Há dados registrados do DARSI aplaudir o AI5 da ditadura.     ...”damos nosso crédito às autoridades federais pelo procedimento”.

         Dos três diretórios estudantis criados em Maringá entre 1961 e 1967, respectivamente das áreas de Economia, Direito e Filosofia, Ciências e Letras, os dois primeiros que surgiram nos anos 60 na linha conservadora.  Já o Diretório Acadêmico David Carneiro, da área de Filosofia, Ciências e Letras, teve lideranças de esquerda e que participaram inclusive do evento da UNE em Ibiuna SP e foram presos.   Na época a UNE estava proscrita e fez o congresso de forma clandestina.

Foram lideranças do Diretório de Filosofia, Ciências e Letras, que somaram com os demais movimentos populares na greve de 1968 em Maringá.

Os primórdios do movimento estudantil em Maringá nos anos 60.

Núcleo surge no Colégio Estadual Dr. Gastão Vidigal.   Tempos do professor padre Lebret.

“Não se tratava de uma organização política, mas de um trabalho que, visando à promoção humana, debatia a origem das desigualdades sociais e da miséria e temas afins”.

(como leitor, me faz lembrar dos anos 80 e a Teologia da Libertação e as CEBs Comunidades Eclesiais de Base, sendo que participei destas iniciativas no interior do Paraná, mais especificamente em Umuarama PR)

Nas CEBs, era o Ver, Julgar e Agir.     Incomodou toda a classe política da época e esta pressionou a Igreja Católica ocasionando um recuo desta.

         Voltando ao tema de Maringá.     “Uma ação prática dos estudantes do Colégio Dr Gastão Vidigal foi o levantamento sociológico na Vila Mandacaru, uma das mais pobres da cidade”.

         Outro grupo da cidade composto de lideranças jovens, se articulou na que chamavam de “Organização” que incluía estudos focados no marxismo.

         Os estudantes e a formação da UEM Universidade Estadual de Maringá.

         Maringá e a acelerada urbanização e modernização, traz no bojo a criação da UEM.    Em 1969 é criada a UEM.    No projeto do governo militar, a busca do crescimento da economia.   Havia capital e matéria prima e faltava mão de obra qualificada  “inclusive para elaboração de projetos para esse rumo”.

         Em 1969, o mesmo ato do Governo do estado que criou a UEM, criou também a UEL de Londrina e a UEPG de Ponta Grossa PR.

         As universidades citadas, surgiram já no período da ditadura e o perfil era de atender às metas do capital, sem levar em conta o debate com a comunidade.

         Lei em vigor, extingue os Centros Acadêmicos da UEM e transforma os mesmos de DA Diretórios Acadêmicos, submissos às universidades.
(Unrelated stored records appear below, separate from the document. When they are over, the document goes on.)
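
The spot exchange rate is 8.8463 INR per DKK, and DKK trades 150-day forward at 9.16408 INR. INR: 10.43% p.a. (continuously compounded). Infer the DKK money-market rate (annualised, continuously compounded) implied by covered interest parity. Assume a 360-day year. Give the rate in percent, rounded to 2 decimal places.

T = 150/360 years.
CIP gives F = S · g_INR/g_DKK, so g_INR/g_DKK = 9.16408/8.8463 = 1.0359224.
The INR side grows by e^(0.1043×150/360) = 1.0444165.
So the DKK growth factor = 1.0081996.
r = ln(1.0081996)/(150/360) = 0.019599 → 1.96%.

1.96%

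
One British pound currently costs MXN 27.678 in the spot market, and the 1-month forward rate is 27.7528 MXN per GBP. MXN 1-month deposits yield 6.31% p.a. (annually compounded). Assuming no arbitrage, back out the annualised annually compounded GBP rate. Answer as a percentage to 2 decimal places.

2.92%

T = 1/12 years.
CIP gives F = S · g_MXN/g_GBP, so g_MXN/g_GBP = 27.7528/27.678 = 1.0027025.
MXN growth factor: (1 + 0.0631)^(1/12) = 1.0051121.
So the GBP growth factor = 1.0024031.
Annualise: 1.0024031^(12/1) − 1 = 0.029221 = 2.92%.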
         ...”cujos regimentos deveriam ser aprovados pelos órgãos de deliberação competentes da universidade.    Prescreveu ainda o caráter cívico, assistencial e cultural dos diretórios e vedou as ausências coletivas aos trabalhos escolares”.
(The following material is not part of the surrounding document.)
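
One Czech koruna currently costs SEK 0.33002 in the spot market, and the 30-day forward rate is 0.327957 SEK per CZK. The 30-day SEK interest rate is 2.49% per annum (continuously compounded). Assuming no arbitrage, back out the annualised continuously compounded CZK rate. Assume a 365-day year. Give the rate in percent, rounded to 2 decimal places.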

         “As eleições dos Das deveriam ser dirigidas pela administração da UEM.”

         O rigor das normas...    “eram bastante reduzidos os espaços regulamentados para a participação estudantil”.

         Quando a UEM foi fundada, o regime militar tinha desarticulado a UNE e as UPEs estudantis dos secundaristas.